The specific of a particular {ρ(y_m,n)}_n=1,2 SP can then be carried out by multiplying the signal S(t) with A(t, y_m,n)’s complex conjugate; it’s phase modulation would this be canceled while the modulations of all other SPs will remain, and this could be the basis of each SP’s signal separation. For example, multiplying the signal in A.1 by the phasor corresponding to the 1^st stationary point (n=0) leads to

$${\epsilon }^{n=0}\left(y\right)=S\left(t\right)\cdot A^{*}\left(t,y_{m,0}\right)={\displaystyle \underset{-\frac{FOV}{2}}{\overset{+\frac{FOV}{2}}{\int }}\left[\rho \left(y_{m,0}\right)+{\displaystyle \sum _{n=1}^{N_{sp}-1}\rho \left(y_{m,n}\right)A}\left(t,y_{m,n}\right)A^{*}\left(t,y_{m,0}\right)\right]dy}$$ A.2

This operation negates the quadratic phase-term, corresponding to the 1^st SP. Similarly multiplying with the phase of n^th SP negates the phase of that SP. A Fourier transform along the acquisition time/space variable (which in SPEN are equivalent) ε̂ ⁿ⁼⁰ (k_y) = FT{εⁿ⁼⁰(y)}, leads to a k-space signal composed of two kind of terms: one will be an amplitude-modulated but centered at k = 0 representing the contribution of the demodulated stationary point; the second will be a series of amplitude and phase modulated terms, corresponding to the remaining SPs and dispersed away from k = 0. Provided that the object being imaged can be described by a reasonably-behaved real function, the first term will occupy the center of k-space whereas the rest will be shifted from this low-frequency region. The central echo can thus be isolated using a filtering window in the k_- domain, whose width is determined by one over the spatial resolution desired along the SPEN domain. A final step composed by an inverse Fourier transform of the filtered k-domain data back to the y-domain,

$$\left\{\rho (y_{m,0})\right\}=F{T}^{-1}\left\{{\widehat{\epsilon }}_{filt}^{n=0}(k_y)\right\}=F{T}^{-1}\left\{{\widehat{\epsilon }}^{n=0}(k_y)\cdot {\Psi }_{DC}(\Delta y^{-1})\right\}$$ A.3

eliminates the image components arising from all the non-demodulated terms, yielding the raw data associated with a single SP out of the multi-band, multi-SPs that were excited. Each of these bands can then be separated by an analogous procedure, and they can be recombined –following if needed suitable SR reconstruction– to deliver the full image being sought. Always while relying on a single-coil acquisition.
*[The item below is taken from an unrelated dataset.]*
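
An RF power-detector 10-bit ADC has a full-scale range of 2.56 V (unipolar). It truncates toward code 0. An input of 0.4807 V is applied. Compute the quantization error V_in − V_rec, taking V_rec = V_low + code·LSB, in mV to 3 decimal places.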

One important aspect of the FFT based algorithm just discussed, pertains is the efficiency of the echo-separation procedure in the k_y–domain. In order to optimize this process, the different echoes should be well separated from each other. This requirement can be fulfilled by suitably adjusting the experimental parameters used. With each echo’s location calculated in advance, this separation process can be optimized. Still, a main drawback of this Fourier-based multi-SP processing –and the reason why it is not pursued in further detail– pertains its loss of information vis-à-vis the SR SPEN alternative discussed in the main text. This limitation can be readily understood via the following example: taking N_sp = 2 and M = 64, the echo-filtering process is carried out by isolating one of the echoes, locating it at the center of the k_y Fourier space, and then filtering out the rest half of the k-axis. This decreases the number of data points in the filtered echo from 64 to 32, a number of pixels that is preserved by the inverse Fourier transform. Repeating the same process of SP #2 eventually yields a 64 pixels image. This result is, however, problematic, due to the fact that the original goal of acquiring M sample points using two SPs was to produce an image that would have double that number of pixels; i.e., N_SP⋅M. Therefore, and at least as presented in this Appendix, this method cannot gain resolution while shortening the excitation/acquisition times. Its underlying concept may, however, be found effective for other needs –for instance for shortening the encoding/decoding times, and thereby reduce T₂ and strong intravoxel T₂* effects.